|Robert Bentley and Rebekah Mason|
Meanwhile, State Rep. Ed Henry (R-Hartselle) today outlined articles of impeachment against Bentley. Henry said he hopes to have a vote on his resolution next week.
As fort he federal investigation, other members of the Bentley administration and campaign team could face charges, attorney Donald Watkins reports on his Facebook page, but the probe is expected to focus on the governor and his advisor/mistress. The investigation is under the direction of the U.S. Justice Department's Public Integrity Section, based in Washington, D.C., Watkins reports:
Our Facebook news team has confirmed this afternoon that federal prosecutors in Washington are expected to bring public corruption charges against Governor Robert Bentley and his mistress/political consultant, Rebekah Mason. Other gubernatorial and campaign staffers may be charged as well.

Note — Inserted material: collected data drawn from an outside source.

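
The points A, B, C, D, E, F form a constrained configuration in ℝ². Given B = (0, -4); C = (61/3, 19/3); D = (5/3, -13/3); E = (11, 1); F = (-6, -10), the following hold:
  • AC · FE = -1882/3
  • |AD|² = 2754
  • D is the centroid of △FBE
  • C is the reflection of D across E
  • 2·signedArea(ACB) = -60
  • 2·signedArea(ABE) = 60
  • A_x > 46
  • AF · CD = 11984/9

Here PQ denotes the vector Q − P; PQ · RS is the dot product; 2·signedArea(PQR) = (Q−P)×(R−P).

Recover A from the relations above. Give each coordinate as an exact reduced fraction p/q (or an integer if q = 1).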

The focus of the federal probe is on Bentley and Mason, and it is intense. Mason’s involvement in the corruption scheme was more extensive than what has been publicly reported.
As for Bentley's efforts to sic law enforcement on Watkins and me in retaliation for our accurate reporting about his affair with Mason, that also was more extensive than has been publicly reported. Writes Watkins:
In violation of federal laws, the governor also ordered state law enforcement officials to use the federal National Crime Information Center (NCIC) and the Law Enforcement Tactical System (LETS), as well as data banks of other state and federal regulatory agencies, to find any incriminating evidence that might be used against Legal Schnauzer blogger Roger Alan Shuler and me. Accessing the national criminal databases for the purpose of retaliating against the governor’s critics and political adversaries is a federal offense.
Earlier reports indicated former Alabama Law Enforcement Agency (ALEA) chief Spencer Collier refused to carry out Bentley's order to seek dirt via the NCIC and LETS. But Watkins reports that Bentley went beyond seeking criminal data, and that raises this question: Did Bentley find someone to carry out his unlawful mission against Watkins and me, and if so, who was it?
Prosecutors apparently do not expect the Bentley/Mason case to be particularly challenging. Writes Watkins:
Prosecutors have determined that they do not need the assistance or cooperation of Rebekah Mason in bringing the expected criminal charges. They have determined that the Bentley-Mason public corruption was widespread, ingrained, and fairly open. Staffers who tried to reign in this corruption were chastised by the governor and, in some cases, fired and later smeared.
Bentley appears to be in an unstable state of mind, and that could lead prosecutors to turn to an unusual tactic:
This morning, Bentley announced that he has asked God to forgive him. He again asked the people of Alabama to forgive him. Bentley did not specify why he needed forgiveness. Federal prosecutors, however, are not expected to forgive the governor.
Despite a mountain of evidence that Bentley personally directed or approved specific acts of public corruption, the governor has refused to resign. Individuals with close contact with the governor say that Bentley is erratic, delusional, and paranoid at this juncture. For this reason, federal prosecutors are considering expediting the initiation of the criminal justice process by filing of a prosecutor’s “complaint,” as opposed to using the longer and more standard criminal indictment process.
Our news team was not able to confirm when the criminal charges against Bentley and Mason will be filed.